Michael Wolff wishes Barack Obama did a little more acting up so he would have something worthwhile to write about
He’s boring. Devoid of electricity. Square. Stiff. Goody-good. Without charisma.
As much as the lagging economy and the health care bill, the Obama flat, blunted, dead-on-arrival affect is what’s hurtling the Democrats to oblivion in November. Obama’s done a bait and switch. Elected to be the most transformative, bewitching, moving, and eloquent president in modern history, he is instead tight, remote, abstracted, and often, it seems, absent.
Obviously, the theoretical excitement of the transformative possibilities and the historic turn-around of electing a black man president, overwhelmed the facts at hand.

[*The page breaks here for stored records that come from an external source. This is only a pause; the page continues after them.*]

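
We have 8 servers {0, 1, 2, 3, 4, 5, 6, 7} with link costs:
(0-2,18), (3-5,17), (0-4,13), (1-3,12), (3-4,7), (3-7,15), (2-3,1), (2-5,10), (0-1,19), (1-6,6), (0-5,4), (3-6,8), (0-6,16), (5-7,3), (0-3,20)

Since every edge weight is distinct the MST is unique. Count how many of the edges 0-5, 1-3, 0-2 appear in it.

Sort edges by weight, then run Kruskal:
2-3 (1): add — endpoints in different components.
5-7 (3): add — endpoints in different components.
0-5 (4): add — endpoints in different components.
1-6 (6): add — endpoints in different components.
3-4 (7): add — endpoints in different components.
3-6 (8): add — endpoints in different components.
2-5 (10): add — endpoints in different components.
MST edge set: {2-3, 5-7, 0-5, 1-6, 3-4, 3-6, 2-5}.
Of the listed edges, {0-5} are in the MST → 1.

1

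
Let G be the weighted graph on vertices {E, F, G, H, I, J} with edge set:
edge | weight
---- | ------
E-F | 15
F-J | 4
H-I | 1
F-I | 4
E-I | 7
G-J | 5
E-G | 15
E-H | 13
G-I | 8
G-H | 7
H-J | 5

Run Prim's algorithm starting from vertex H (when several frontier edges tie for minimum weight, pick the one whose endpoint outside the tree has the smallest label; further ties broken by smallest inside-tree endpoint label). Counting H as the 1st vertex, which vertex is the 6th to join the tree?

E

Grow the tree from H using Prim:
Step 1: cheapest edge leaving the tree is H-I (1); add I.
Step 2: cheapest edge leaving the tree is F-I (4); add F.
Step 3: cheapest edge leaving the tree is F-J (4); add J.
Step 4: cheapest edge leaving the tree is G-J (5); add G.
Step 5: cheapest edge leaving the tree is E-I (7); add E.
Vertex order: H, I, F, J, G, E. The 6th vertex is E.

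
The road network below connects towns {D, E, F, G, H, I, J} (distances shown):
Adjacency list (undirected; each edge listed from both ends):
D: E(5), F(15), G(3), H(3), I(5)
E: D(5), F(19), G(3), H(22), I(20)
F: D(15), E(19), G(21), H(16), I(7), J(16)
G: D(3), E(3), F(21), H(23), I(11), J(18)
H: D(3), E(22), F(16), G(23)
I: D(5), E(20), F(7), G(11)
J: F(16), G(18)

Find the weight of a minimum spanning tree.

37

Sort edges by weight, then run Kruskal:
D—G (3): add — endpoints in different components.
D—H (3): add — endpoints in different components.
E—G (3): add — endpoints in different components.
D—E (5): skip — D and E already connected.
D—I (5): add — endpoints in different components.
F—I (7): add — endpoints in different components.
G—I (11): skip — G and I already connected.
D—F (15): skip — D and F already connected.
F—H (16): skip — F and H already connected.
F—J (16): add — endpoints in different components.
MST edges: D—G, D—H, E—G, D—I, F—I, F—J; total weight 3+3+3+5+7+16 = 37.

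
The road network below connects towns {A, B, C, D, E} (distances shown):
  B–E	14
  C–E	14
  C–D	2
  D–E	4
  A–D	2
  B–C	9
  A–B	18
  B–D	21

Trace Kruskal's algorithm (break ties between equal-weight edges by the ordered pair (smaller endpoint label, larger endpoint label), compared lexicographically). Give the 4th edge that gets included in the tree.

Kruskal's algorithm — process edges by increasing weight (ties by edge label):
A–D (2): add. Components now {A,D} {B} {C} {E}
C–D (2): add. Components now {A,C,D} {B} {E}
D–E (4): add. Components now {A,C,D,E} {B}
B–C (9): add. Components now {A,B,C,D,E}
The 4th edge added is B–C.

B-C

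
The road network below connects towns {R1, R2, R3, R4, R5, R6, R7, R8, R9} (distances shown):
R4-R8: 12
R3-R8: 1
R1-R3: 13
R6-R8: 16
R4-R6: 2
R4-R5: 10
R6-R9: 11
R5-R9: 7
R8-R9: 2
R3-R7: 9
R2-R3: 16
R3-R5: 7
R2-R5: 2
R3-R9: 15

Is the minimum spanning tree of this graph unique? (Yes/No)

No

Kruskal: consider edges lightest-first.
R3-R8 (1): add — endpoints in different components.
R2-R5 (2): add — endpoints in different components.
R4-R6 (2): add — endpoints in different components.
R8-R9 (2): add — endpoints in different components.
R3-R5 (7): add — endpoints in different components.
R5-R9 (7): skip — R9 and R5 already connected.
R3-R7 (9): add — endpoints in different components.
R4-R5 (10): add — endpoints in different components.
R6-R9 (11): skip — R9 and R6 already connected.
R4-R8 (12): skip — R4 and R8 already connected.
R1-R3 (13): add — endpoints in different components.
Non-tree edge R5-R9 has weight 7, equal to the heaviest edge on its tree cycle — swapping gives another MST of the same weight. Not unique.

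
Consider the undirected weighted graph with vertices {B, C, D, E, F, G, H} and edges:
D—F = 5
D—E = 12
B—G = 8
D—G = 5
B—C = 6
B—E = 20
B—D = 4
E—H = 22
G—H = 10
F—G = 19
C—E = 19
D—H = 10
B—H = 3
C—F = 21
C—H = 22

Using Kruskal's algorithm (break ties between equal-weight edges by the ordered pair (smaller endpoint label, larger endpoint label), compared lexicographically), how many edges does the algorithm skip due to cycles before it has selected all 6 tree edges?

3

Kruskal: consider edges lightest-first.
B—H (3): add. Components now {B,H} {C} {D} {E} {F} {G}
B—D (4): add. Components now {B,D,H} {C} {E} {F} {G}
D—F (5): add. Components now {B,D,F,H} {C} {E} {G}
D—G (5): add. Components now {B,D,F,G,H} {C} {E}
B—C (6): add. Components now {B,C,D,F,G,H} {E}
B—G (8): skip — B and G already connected.
D—H (10): skip — D and H already connected.
G—H (10): skip — G and H already connected.
D—E (12): add. Components now {B,C,D,E,F,G,H}
Edges rejected before the tree was complete: 3.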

Obama was positioned as John F. Kennedy when really he was Adlai Stevenson. Even when his real nature was hinted at, the description tended toward cool and cerebral, when it should have tilted toward detached and academic.
And for his final salvo, Wolff reveals himself
It could be they're hiding the real stuff—afraid to be too expressive. Too black perhaps. But the result is that these people seem less sexy than the Bushes.
Such dogged goodness, conformity, and self-congratulation doesn’t play. It’s not just that people don’t know who you are, it’s that they stop caring.
Compared to the Obamas, the crazy Republicans seem absolutely captivating.